Ron Arad has successfully established a unique design style using unorthodox combinations of materials and concepts.
This table was designed by Jean Prouvé in 1950 and produced by Vitra. Following in the footsteps of such iconic designs as the Parsons table or the Eames Round, he exhibits a dynamic relationship between the base and tabletop. Legs are made of sheet metal and each of them is turned out and angled on a diagonal slant. This is to distribute the downward flow of energy on the table. Sturdy surface is suitable for working or even dining. The top of the table is finished in smooth oak veneer. Prové EM table was reproduced to strict standards by Vitra and made in Germany.
Dimensions: 2000/2500 x 900 x 720 mm
The Wassily Chair: This chair, also known as Model B3 Chair was designed by Marcel Breuer in 1925-1926 during the time when he was the head of the cabinet- making workshop at the Bauhaus in Germany. First it was manufactured by Thonet in the late 1920s. When the chair was re-released by an Italian manufacturer named Gavina decades later it became known as “Wassily” after the painter Kandinsky, Breuer´s friend and fellow Bauhaus instructor, who praised the design when it was first produced. The chair has been mass-produced since the late 1920s, and continuously in production since the 1950s. A design classic is still available today.
This desk was designed by George Nelson. Originally it was conceived as a ladies desk, but today the Home Desk has many uses as a small work station for home offices. It has a chrome base supporting the work platform. This has a white surface contrasted with compartment separators lacquered in bright colours. The whole desk is framed in walnut. Underneath the desk surface are two discreetly placed drawers with moulded compartments which can be used for paper, writing instruments, etc.

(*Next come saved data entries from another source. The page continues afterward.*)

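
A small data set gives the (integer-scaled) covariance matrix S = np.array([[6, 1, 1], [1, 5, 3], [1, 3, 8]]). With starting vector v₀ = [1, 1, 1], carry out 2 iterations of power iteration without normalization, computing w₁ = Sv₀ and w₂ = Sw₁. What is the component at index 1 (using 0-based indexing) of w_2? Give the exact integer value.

w1 = Sv₀ = (8, 9, 12)
w2 = Sw1 = (69, 89, 131)
The requested component of w2 is 89.

89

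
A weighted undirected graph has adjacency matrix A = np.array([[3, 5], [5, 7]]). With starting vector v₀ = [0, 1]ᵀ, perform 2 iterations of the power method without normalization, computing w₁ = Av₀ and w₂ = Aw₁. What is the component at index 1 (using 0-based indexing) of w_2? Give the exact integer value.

w1 = Av₀ = (5, 7)
w2 = Aw1 = (50, 74)
The requested component of w2 is 74.

74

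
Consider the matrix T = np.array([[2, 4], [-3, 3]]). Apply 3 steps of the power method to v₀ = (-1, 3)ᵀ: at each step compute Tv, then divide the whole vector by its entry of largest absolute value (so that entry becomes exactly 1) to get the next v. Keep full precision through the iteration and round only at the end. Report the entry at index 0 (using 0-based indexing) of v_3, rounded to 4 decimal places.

Tv0 = (10.00000, 12.00000); divide by 12.00000 → v1 = (0.83333, 1.00000)
Tv1 = (5.66667, 0.50000); divide by 5.66667 → v2 = (1.00000, 0.08824)
Tv2 = (2.35294, -2.73529); divide by -2.73529 → v3 = (-0.86022, 1.00000)
Requested entry of v3: 160/-186 = -0.8602

-0.8602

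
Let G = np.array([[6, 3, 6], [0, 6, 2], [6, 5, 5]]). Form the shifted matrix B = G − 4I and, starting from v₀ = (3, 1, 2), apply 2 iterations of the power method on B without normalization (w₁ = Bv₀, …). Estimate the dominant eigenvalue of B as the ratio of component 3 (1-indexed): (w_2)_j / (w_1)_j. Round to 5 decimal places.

7.24000

B = G − 4I has rows (2, 3, 6); (0, 2, 2); (6, 5, 1)
w1 = Bv₀ = (2·3 + 3·1 + 6·2; 0·3 + 2·1 + 2·2; 6·3 + 5·1 + 1·2) = (21, 6, 25)
w2 = Bw1 = (2·21 + 3·6 + 6·25; 0·21 + 2·6 + 2·25; 6·21 + 5·6 + 1·25) = (210, 62, 181)
Ratio: 181/25 = 7.24000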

Dimensions: 867 x 990 x 723 mm
This adjustable table was designed by Eileen Gray. Thank to its distinctive and ingeniously proportioned form this piece of furniture is one of the most popular design icons of the 20th century. It is named after the summer house E 1027, “Maison en bord de mer”, built by Eileen Gray for herself and her collaborator jean Badovici. The code-name comes from her: E is for Eileen, 10 for Jean (J is the 10th letter of the alphabet), 2 for B(adovici) and 7 for G(ray).